О, власть любви! Страданье и отрада!
Во всех легендах — тишь, покой, прохлада,
Добро и зло — в тумане прежних лет,
Отбушевавших и уснувших. Нет,
Совсем не таковы твои преданья:
Здесь болью отзываются рыданья,
А поцелуй — росой минувших дней.
Осада Трои, стрелы, град камней,
И груды трупов в каменных обломках, —
Всё исчезает в умственных потёмках
И на задворках мозга; но с обидой
Троила отношенья с Хрисеидой
Мы разбираем. Нам чужды и странны
Историков прикрасы и обманы.
Деяниями движима планета!
И ты поёшь немолчные куплеты
На бреге нашей памяти, о море,
Где чёлны, изгнивающие в горе,
Способно ты стремительно и чудно
Преображать в блистательные судна,
А те, что блеском славились сначала,
Не отпускать вовеки от причала.
Афинский флагман совы облетали,
А нам-то что? У Инда — и подале —
Был Македонский; хитроумен, смел,
Пускай Улисс Циклопа одолел, —
Нам это безразлично.
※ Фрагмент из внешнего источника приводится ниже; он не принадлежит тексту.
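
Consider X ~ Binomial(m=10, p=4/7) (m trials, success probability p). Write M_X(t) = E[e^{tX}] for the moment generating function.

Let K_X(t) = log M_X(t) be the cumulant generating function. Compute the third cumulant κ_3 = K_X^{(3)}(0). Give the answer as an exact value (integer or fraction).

κ_3 = d^3K/dt^3 |_{t=0} = -120/343

M_X(t) = (4*e^(t)/7 + 3/7)^10
K_X(t) = log M_X(t) = 10*log(4*e^(t)/7 + 3/7)
dK/dt = 40*e^(t)/(4*e^(t) + 3)
d^2K/dt^2 = 120*e^(t)/(16*e^(2*t) + 24*e^(t) + 9)
d^3K/dt^3 = (-480*e^(2*t) + 360*e^(t))/(64*e^(3*t) + 144*e^(2*t) + 108*e^(t) + 27)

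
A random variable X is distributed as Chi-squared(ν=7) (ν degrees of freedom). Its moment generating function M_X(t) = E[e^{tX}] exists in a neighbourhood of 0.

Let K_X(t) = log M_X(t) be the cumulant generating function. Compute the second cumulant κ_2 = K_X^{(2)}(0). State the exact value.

M_X(t) = (1 - 2*t)^(-7/2)
K_X(t) = log M_X(t) = -7*log(1 - 2*t)/2
D^2[K](t) = 14/(4*t^2 - 4*t + 1)

κ_2 = D^2[K](0) = 14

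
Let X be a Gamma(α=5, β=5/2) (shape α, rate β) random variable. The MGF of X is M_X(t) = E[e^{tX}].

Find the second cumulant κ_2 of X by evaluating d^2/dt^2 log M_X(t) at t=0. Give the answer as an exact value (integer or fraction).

M_X(t) = 3125/(32*(5/2 - t)^5)
K_X(t) = log M_X(t) = -5*log(5/2 - t) - 5*log(2) + 5*log(5)
K^(2)(t) = 20/(4*t^2 - 20*t + 25)

κ_2 = K^(2)(0) = 4/5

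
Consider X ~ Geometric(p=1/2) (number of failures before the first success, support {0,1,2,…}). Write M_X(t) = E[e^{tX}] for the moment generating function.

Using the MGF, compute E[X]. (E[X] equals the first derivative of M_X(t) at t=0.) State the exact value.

E[X] = M′(0) = 1

M_X(t) = 1/(2*(1 - e^(t)/2))
M′(t) = e^(t)/(e^(2*t) - 4*e^(t) + 4)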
В самом деле,
В фантазиях Джульетты, что слетели
С цветов её, мы видим больше проку,
И так же мы относимся к потоку
Слёз Геро, к обмороку Имогены,
И к Пасторелле из разбойной сцены.
Нас трогает игра таких материй
Живее, чем падение империй.
Тот в страхе обретает это знанье,
Кто следует из разочарованья
Тропой любви, стиха, — когда при этом
Он Музой не назначен быть поэтом.
И это пострашней, чем попытаться
Штандарт любви поднять, и вдруг сорваться,
И рухнуть наземь с песни-бастиона.
Но охраняют суток легионы
Меня в пути.
А ты держи ответ,
Пастуший князь: ты выполнил обет,
Что дал в день жертвы? Снова огорченье
Тебе маячит в утреннем свеченье?
То — старая беда, увы; не зная,
Куда прогулка выведет лесная,
Он бродит в дубняке, считая грубо
Минуты по ударам лесоруба,
И в зелени просиживает буйной
За часом час у речки тихоструйной.
Охваченный потоком дивных грёз,
Сейчас он за кустами диких роз,
В источнике, холодном нестерпимо,
Нашаривает нервно и незримо
Какой-то стебель… Вот она, удача!
Он лилию срывает, чуть не плача
От восхищенья запахом и цветом,
На лилию сел мотылёк. Пометам
На крылышках нельзя не подивиться,
И наш герой их разгадать стремится,
Разглядывая с детскою улыбкой…
Подхваченный струёй воздушной зыбкой,
Малыш герольд из рук Эндимиона
Порхнул. А тот, стряхнувши облегчённо
Апатию и щурясь против света,
Последовал за ним по странам света.
Похож на новорожденного духа,
Бесплотный, он возреял легче пуха
В тиши зелёной, солнечной, вечерней
Над крепостью среди древесных терний,
Над вереском, над полумраком сонным,
Что лето напролёт — во сне бездонном,
Над просекой, сбегающей в теснину,
Над морем пролетел, нырнул в лощину,
Ту самую, которая от века
Не слыхивала звуков человека,
Лишь разве ритмы, что быстрее снега
Переплавлялись в тишину с разбега,
Когда ладья, подхваченная бризом,
Спешила к Дельфам с гимном, как с девизом.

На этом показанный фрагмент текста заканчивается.